Thames Chambers Solicitors v Miah [2013] EWHC 1245 (QB); [2013] BPIR 650

(Queen's Bench Division, Tugendhat J, 16 May 2013)

S issued debt proceedings against M shortly before a bankruptcy order was made against S. S later instructed a firm of solicitors, TCS, who represented him thereafter. M's solicitors learned of S's bankruptcy and wrote enquiring about it. TCS responded, expressing surprise at the late request so close to the hearing date, and stating that while they did not understand why a consent letter from the trustee was sought, they had arranged to attend a meeting with S's trustee and the documents would be forwarded in due course. M applied to strike out the claim on the grounds that S had been made bankrupt. It was ordered that S's claim be struck out unless the trustee in bankruptcy consented to the continuation of the case.

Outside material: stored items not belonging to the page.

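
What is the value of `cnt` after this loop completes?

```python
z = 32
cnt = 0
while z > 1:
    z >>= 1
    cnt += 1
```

Count right shifts until 1
`cnt` takes the values: 0 → 1 → 2 → 3 → 4 → 5

Answer: 5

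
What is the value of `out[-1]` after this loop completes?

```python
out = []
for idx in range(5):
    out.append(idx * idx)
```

Last element of squares 0 to 4
`out` takes the values: [] → [0] → [0, 1] → [0, 1, 4] → [0, 1, 4, 9] → [0, 1, 4, 9, 16]
So `out[-1]` = 16

Answer: 16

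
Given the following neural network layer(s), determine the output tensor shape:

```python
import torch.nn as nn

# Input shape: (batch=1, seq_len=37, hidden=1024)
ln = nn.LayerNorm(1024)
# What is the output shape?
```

Input: (1, 37, 1024) -> Output: (1, 37, 1024)

Answer: (1, 37, 1024)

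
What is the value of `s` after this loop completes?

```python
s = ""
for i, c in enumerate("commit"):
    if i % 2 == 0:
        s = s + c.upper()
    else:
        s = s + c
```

Uppercase even positions in 'commit'
`s` takes the values: "" → "C" → "Co" → "CoM" → "CoMm" → "CoMmI" → "CoMmIt"

Answer: "CoMmIt"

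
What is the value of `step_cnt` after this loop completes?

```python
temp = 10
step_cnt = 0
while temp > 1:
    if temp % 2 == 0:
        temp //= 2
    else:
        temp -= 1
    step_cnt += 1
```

Steps to reduce 10 to 1
`step_cnt` takes the values: 0 → 1 → 2 → 3 → 4

Answer: 4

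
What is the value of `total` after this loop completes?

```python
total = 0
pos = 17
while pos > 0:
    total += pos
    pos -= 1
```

Sum 17 down to 1
`total` takes the values: 0 → 17 → 33 → 48 → 62 → 75 → 87 → 98 → 108 → 117 → 125 → 132 → 138 → 143 → 147 → 150 → 152 → 153

Answer: 153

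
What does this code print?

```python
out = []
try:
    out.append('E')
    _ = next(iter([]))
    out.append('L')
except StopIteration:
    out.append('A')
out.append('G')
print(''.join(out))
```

Execution trace: 'E' (try body) → 'A' (except StopIteration) → 'G' (after the try/except). Output: EAG

Answer: EAG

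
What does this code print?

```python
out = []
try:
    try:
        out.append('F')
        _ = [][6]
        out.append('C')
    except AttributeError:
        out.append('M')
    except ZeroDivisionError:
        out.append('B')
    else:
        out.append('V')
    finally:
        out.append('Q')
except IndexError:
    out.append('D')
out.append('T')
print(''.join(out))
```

Execution trace: 'F' (try body) → 'Q' (finally) → 'D' (outer except IndexError) → 'T' (after the try/except). Output: FQDT

Answer: FQDT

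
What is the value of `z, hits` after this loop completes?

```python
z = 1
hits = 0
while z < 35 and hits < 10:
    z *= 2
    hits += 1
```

Double until >= 35 or 10 iterations
`z, hits` takes the values: (1, 0) → (2, 0) → (2, 1) → (4, 1) → (4, 2) → (8, 2) → (8, 3) → (16, 3) → (16, 4) → (32, 4) → (32, 5) → (64, 5) → (64, 6)

Answer: 64, 6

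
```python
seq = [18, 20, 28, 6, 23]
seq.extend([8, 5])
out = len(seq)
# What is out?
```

Trace:
`seq = [18, 20, 28, 6, 23]` → seq = [18, 20, 28, 6, 23]
`seq.extend([8, 5])` → seq = [18, 20, 28, 6, 23, 8, 5]
`out = len(seq)` → out = 7
So out = 7

Answer: 7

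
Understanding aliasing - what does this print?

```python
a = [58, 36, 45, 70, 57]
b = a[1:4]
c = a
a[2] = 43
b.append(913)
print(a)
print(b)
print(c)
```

Key concept: slice vs alias.
Step by step:
`a = [58, 36, 45, 70, 57]` → a = [58, 36, 45, 70, 57]
`b = a[1:4]` → b = [36, 45, 70]
`c = a` → c = [58, 36, 45, 70, 57] (same object as a)
`a[2] = 43` → a = [58, 36, 43, 70, 57] (same object as c); c = [58, 36, 43, 70, 57] (same object as a)
`b.append(913)` → b = [36, 45, 70, 913]
`print(a)` → prints [58, 36, 43, 70, 57]
`print(b)` → prints [36, 45, 70, 913]
`print(c)` → prints [58, 36, 43, 70, 57]

Answer:
[58, 36, 43, 70, 57]
[36, 45, 70, 913]
[58, 36, 43, 70, 57]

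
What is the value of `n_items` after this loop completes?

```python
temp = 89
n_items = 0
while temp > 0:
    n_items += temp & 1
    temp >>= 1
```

Count set bits in 89 (binary: 0b1011001)
`n_items` takes the values: 0 → 1 → 2 → 3 → 4

Answer: 4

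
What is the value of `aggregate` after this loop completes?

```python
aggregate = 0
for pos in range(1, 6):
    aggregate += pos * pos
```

Sum of squares 1² to 5² = 55
`aggregate` takes the values: 0 → 1 → 5 → 14 → 30 → 55

Answer: 55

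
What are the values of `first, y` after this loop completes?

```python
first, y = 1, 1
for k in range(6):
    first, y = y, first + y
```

Fibonacci: after 6 iterations
`first, y` takes the values: (1, 1) → (1, 2) → (2, 3) → (3, 5) → (5, 8) → (8, 13) → (13, 21)

Answer: 13, 21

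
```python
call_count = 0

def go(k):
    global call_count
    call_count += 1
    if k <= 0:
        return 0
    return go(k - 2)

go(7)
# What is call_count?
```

Linear recursion stepping by 2: 5 calls from k=7 down to ≤0.

Answer: 5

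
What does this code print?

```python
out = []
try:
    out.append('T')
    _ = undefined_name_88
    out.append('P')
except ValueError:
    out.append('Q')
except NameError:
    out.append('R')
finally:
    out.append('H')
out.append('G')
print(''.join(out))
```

Execution trace: 'T' (try body) → 'R' (except NameError) → 'H' (finally) → 'G' (after the try/except). Output: TRHG

Answer: TRHG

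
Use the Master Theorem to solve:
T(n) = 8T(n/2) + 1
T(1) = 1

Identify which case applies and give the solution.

a=8, b=2, f(n)=1. log_2(8) = 3. Since c=0 < 3, Case 1 applies: T(n) = Θ(n^log_b(a)) = O(n^3).

Answer: O(n^3) - Case 1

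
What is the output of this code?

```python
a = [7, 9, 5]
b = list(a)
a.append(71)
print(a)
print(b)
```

Key concept: list() constructor creates copy.
Step by step:
`a = [7, 9, 5]` → a = [7, 9, 5]
`b = list(a)` → b = [7, 9, 5]
`a.append(71)` → a = [7, 9, 5, 71]
`print(a)` → prints [7, 9, 5, 71]
`print(b)` → prints [7, 9, 5]

Answer:
[7, 9, 5, 71]
[7, 9, 5]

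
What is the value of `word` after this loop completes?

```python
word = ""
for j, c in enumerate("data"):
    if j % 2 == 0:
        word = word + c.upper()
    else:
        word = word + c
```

Uppercase even positions in 'data'
`word` takes the values: "" → "D" → "Da" → "DaT" → "DaTa"

Answer: "DaTa"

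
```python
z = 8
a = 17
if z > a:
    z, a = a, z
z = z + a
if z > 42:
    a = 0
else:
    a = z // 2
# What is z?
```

Trace:
`z = 8` → z = 8
`a = 17` → a = 17
`if z > a: ...` → z > a is False → no variable changes
`z = z + a` → z = 25
`if z > 42: ...` → z > 42 is False, take else branch → a = 12
So z = 25

Answer: 25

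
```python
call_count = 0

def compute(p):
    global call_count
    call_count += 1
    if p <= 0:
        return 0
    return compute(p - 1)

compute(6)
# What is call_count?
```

Linear recursion stepping by 1: 7 calls from p=6 down to ≤0.

Answer: 7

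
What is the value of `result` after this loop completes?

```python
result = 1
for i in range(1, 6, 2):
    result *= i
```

Product of 1, 3, 5, ... up to 5
`result` takes the values: 1 → 3 → 15

Answer: 15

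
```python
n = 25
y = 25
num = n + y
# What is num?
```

Trace:
`n = 25` → n = 25
`y = 25` → y = 25
`num = n + y` → num = 50
So num = 50

Answer: 50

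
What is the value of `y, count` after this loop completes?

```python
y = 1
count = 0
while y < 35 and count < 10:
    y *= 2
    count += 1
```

Double until >= 35 or 10 iterations
`y, count` takes the values: (1, 0) → (2, 0) → (2, 1) → (4, 1) → (4, 2) → (8, 2) → (8, 3) → (16, 3) → (16, 4) → (32, 4) → (32, 5) → (64, 5) → (64, 6)

Answer: 64, 6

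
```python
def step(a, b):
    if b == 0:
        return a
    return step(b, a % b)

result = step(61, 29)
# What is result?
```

step(61, 29) -> step(29, 3) -> step(3, 2) -> step(2, 1) -> step(1, 0) -> 1

Answer: 1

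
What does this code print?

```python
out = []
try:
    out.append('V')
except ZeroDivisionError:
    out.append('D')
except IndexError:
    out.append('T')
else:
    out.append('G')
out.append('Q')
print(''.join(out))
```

Execution trace: 'V' (try body, no exception) → 'G' (else) → 'Q' (after the try/except). Output: VGQ

Answer: VGQ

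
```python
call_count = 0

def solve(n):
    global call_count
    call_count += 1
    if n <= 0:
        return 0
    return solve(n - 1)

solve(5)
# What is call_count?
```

Linear recursion stepping by 1: 6 calls from n=5 down to ≤0.

Answer: 6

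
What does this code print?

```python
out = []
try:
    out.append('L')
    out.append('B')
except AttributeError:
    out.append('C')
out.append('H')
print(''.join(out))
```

Execution trace: 'L' (try body) → 'B' (try body, no exception) → 'H' (after the try/except). Output: LBH

Answer: LBH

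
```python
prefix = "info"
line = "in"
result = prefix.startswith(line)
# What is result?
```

Trace:
`prefix = "info"` → prefix = 'info'
`line = "in"` → line = 'in'
`result = prefix.startswith(line)` → result = True
So result = True

Answer: True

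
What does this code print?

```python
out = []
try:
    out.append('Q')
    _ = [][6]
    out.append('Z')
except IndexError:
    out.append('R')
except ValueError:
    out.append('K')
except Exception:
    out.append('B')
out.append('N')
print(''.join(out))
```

Execution trace: 'Q' (try body) → 'R' (except IndexError) → 'N' (after the try/except). Output: QRN

Answer: QRN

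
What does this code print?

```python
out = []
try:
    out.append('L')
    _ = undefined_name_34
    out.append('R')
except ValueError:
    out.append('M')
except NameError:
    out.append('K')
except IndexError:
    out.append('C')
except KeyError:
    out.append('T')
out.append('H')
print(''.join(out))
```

Execution trace: 'L' (try body) → 'K' (except NameError) → 'H' (after the try/except). Output: LKH

Answer: LKH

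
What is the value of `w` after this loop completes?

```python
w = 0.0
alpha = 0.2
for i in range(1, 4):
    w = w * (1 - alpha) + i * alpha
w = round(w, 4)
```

Moving average with lr=0.2
`w` takes the values: 0.0 → 0.2 → 0.56 → 1.048

Answer: 1.048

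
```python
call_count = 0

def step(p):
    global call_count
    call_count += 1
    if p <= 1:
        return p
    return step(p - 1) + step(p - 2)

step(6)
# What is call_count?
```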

The trustee assigned the cause of action to S and, no longer having an interest in the claim, and so did not give consent. The proceedings were declared struck out. The judge made a wasted costs order against TCS, on the basis that a solicitor had to be careful, when instructed by a bankrupt, to ensure before any steps in the proceedings were taken that the trustee in bankruptcy consented. Tugendhat J dismissed TCS's appeal. The cause of action had been vested in the trustee and the proceedings were liable to be stayed or struck out because the bankrupt did not have any interest in the property. There was a strong prima facie case that TCS had acted improperly, unreasonably and negligently.